To empower those with learning, behavioral, and social-emotional challenges to succeed throughout their educational journey. In a
supportive environment, Morrissey-Compton, a non-profit, provides the highest quality diagnostic, intervention, and treatment services through innovative programs with scholarship opportunities.
Dr. Morrissey completed a B.A. in Elementary Education at Wayne State College in Nebraska. She received a Masters Degree in Special Education from San Francisco State University. Her doctoral work in Education was completed at the University of San Francisco. Dr. Morrissey has extensive experience as a regular classroom teacher. From 1964 until 1970, she taught special education, and from 1970 until 1982, she served as the Director of Special Education of South County Cooperative in Menlo Park. Dr. Morrissey has also served as a professor, teaching graduate classes in Special Education at the University of Alaska, San Francisco State University, San Jose State University, and Notre Dame College in Belmont, California. She has written several papers on such topics as the language of curriculum and the long-term effects of the Slingerland program on students, and for a number of years was a consulting editor for the Intervention in Special Education journal.
Designed to address the broad needs of children, adolescents, and adults with learning challenges, attention disorders, and emotional difficulties, Morrissey-Compton Educational Center was founded in 1982 in Palo Alto, California by Patricia Morrissey, Ed.D. and Carolyn Compton, Ph.D. Government funding cutbacks were impacting school-based programs at that time, and Pat and Carolyn’s vision was to develop an organization that could provide tutoring, summer school, and diagnostic services for students with learning disabilities.
The Center began in two classrooms in the old Hoover School on Middlefield Road in Palo Alto. For the first two years, its focus was on providing tutoring for students during the school year and Challenge School, a program for elementary school children, during the summer.
The Center moved to offices on Park Boulevard in Palo Alto in 1984, where educational evaluations were added to its list of offerings. The four-person staff, including the directors, were all very part-time. During the following years, Challenge School grew in both popularity and numbers, from 14 students in 1983 to 70 students in 2001. In 1991, Dr. John Brentar, a clinical psychologist, joined the staff, also part-time. Having Dr. Brentar on staff meant that cognitive assessments could be added to the list of client services, which allowed Morrissey-Compton to provide the psychoeducational evaluations that are required by law to identify students with learning disabilities. The Center expanded into a third room to keep up with the requests for testing and tutoring services, and two part-time educational specialists were added to the staff as tutors.
Since 1999, MCEC has provided educational consultation through contracts with Santa Clara County Departments of Juvenile Probation and Child and Family Services to ensure that dependents and wards of the Juvenile Court are enrolled in and attending school and receiving an appropriate education plan.
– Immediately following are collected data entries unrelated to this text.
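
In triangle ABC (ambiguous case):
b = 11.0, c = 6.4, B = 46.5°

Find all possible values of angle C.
b/sin(B) = c/sin(C)  ⇒  sin(C) = c·sin(B)/b = 6.4·sin(46.5°)/11.0
sin(46.5°) ≈ 0.725374
sin(C) ≈ 6.4·0.725374/11.0 ≈ 4.6424/11.0 ≈ 0.422036
Candidate 1: C₁ = arcsin(0.422036) ≈ 24.9632°  →  A = 180° − 46.5° − 24.9632° ≈ 108.537° > 0, valid
Candidate 2: C₂ = 180° − C₁ ≈ 155.037°  →  A = 180° − 46.5° − 155.037° ≈ -21.5368° ≤ 0, not a valid triangle

C = 24.96° (one solution)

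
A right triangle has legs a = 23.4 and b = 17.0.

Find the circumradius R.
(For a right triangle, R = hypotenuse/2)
Hypotenuse c = √(a² + b²) = √(547.56 + 289) = √836.56 ≈ 28.9233
R = c/2 ≈ 28.9233/2 ≈ 14.4617

R = 14.46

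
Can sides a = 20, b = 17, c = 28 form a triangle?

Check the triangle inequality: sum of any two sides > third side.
a + b vs c: 20 + 17 = 37 > 28  ✓
a + c vs b: 20 + 28 = 48 > 17  ✓
b + c vs a: 17 + 28 = 45 > 20  ✓

Yes, triangle inequality satisfied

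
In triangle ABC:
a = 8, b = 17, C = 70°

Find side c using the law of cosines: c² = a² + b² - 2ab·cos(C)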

Through this program, called Youth Education Advocates, MCEC is able to help over 400 foster or adjudicated youth each year. MCEC also provides educational and other consultation services to Synapse School, an independent elementary and middle school in Menlo Park, and two of its clinicians serve on an interdisciplinary team providing developmental and behavioral health care for children in the Developmental and Behavioral Pediatrics Clinic at Lucile Packard Children’s Hospital.
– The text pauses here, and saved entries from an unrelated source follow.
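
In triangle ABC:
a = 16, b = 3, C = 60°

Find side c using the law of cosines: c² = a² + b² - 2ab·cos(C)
c² = 16² + 3² − 2·16·3·cos(60°)
cos(60°) ≈ 0.5
c² ≈ 256 + 9 − 96·(0.5) ≈ 265 − 48 ≈ 217
c ≈ √217 ≈ 14.7309

c = 14.73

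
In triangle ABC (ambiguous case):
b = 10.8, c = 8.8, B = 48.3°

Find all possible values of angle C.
b/sin(B) = c/sin(C)  ⇒  sin(C) = c·sin(B)/b = 8.8·sin(48.3°)/10.8
sin(48.3°) ≈ 0.746638
sin(C) ≈ 8.8·0.746638/10.8 ≈ 6.57042/10.8 ≈ 0.608372
Candidate 1: C₁ = arcsin(0.608372) ≈ 37.4719°  →  A = 180° − 48.3° − 37.4719° ≈ 94.2281° > 0, valid
Candidate 2: C₂ = 180° − C₁ ≈ 142.528°  →  A = 180° − 48.3° − 142.528° ≈ -10.8281° ≤ 0, not a valid triangle

C = 37.47° (one solution)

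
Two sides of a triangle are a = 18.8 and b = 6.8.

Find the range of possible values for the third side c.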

In 2006, Dr. Brentar became Morrissey-Compton’s Executive Director. Today, the staff has grown to more than 20 highly-trained psychologists and educational specialists, and the Center provides a full array of services for children, adolescents, adults, and families, including: diagnosis, treatment, consultations, educational therapy, skills groups, support, executive function coaching, tutoring, and advocacy. In 2011, Morrissey-Compton opened a satellite clinic in Half Moon Bay-the first of its kind in that community—to address the significant unmet needs of students on the coast. Due to redevelopment of the Park Boulevard office space in Palo Alto, in which Morrissey-Compton had resided for 30 years, the Center moved to Redwood City in May, 2014.
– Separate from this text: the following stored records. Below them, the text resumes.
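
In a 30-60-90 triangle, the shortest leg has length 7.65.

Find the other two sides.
In a 30-60-90 triangle the sides are in ratio 1 : √3 : 2 (short leg : long leg : hypotenuse).
Long leg = 7.65·√3 ≈ 7.65·1.73205 ≈ 13.2502
Hypotenuse = 2·7.65 = 15.3

Long leg = 7.65√3 = 13.25, Hypotenuse = 15.3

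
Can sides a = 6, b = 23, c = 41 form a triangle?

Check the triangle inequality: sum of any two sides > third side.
a + b vs c: 6 + 23 = 29 ≤ 41  ✗
a + c vs b: 6 + 41 = 47 > 23  ✓
b + c vs a: 23 + 41 = 64 > 6  ✓

No: 6 + 23 = 29 is not > 41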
Establishment of Scholarship Fund
As early as 1986, families in need of Morrissey-Compton’s services started requesting financial assistance for tutoring, diagnostic evaluations, and Challenge School. Clinicians provided services to some families out of their own pockets, and friends of the Center gave gifts, but the staff didn’t have the bandwidth to devote time to specific fundraising activities. However, as the number of requests for financial assistance increased, it became apparent that a plan for scholarships was needed. In 1992, Morrissey-Compton received a gift of stock valued at $100,000 from the mother of a former client. They used it to buy a new computer, and put the rest in the bank. In 1994, again through the efforts of a client, Morrissey-Compton received a grant of $50,000 for operating expenses from the Flora Family Foundation. The following year, they were awarded $60,000 from the Foundation to establish an Endowment Fund to ensure the future of the Center. Since then, Morrissey-Compton has developed fundraising activities and holds two Annual Appeals to support both the growth of the Endowment Fund and financial aid for clients.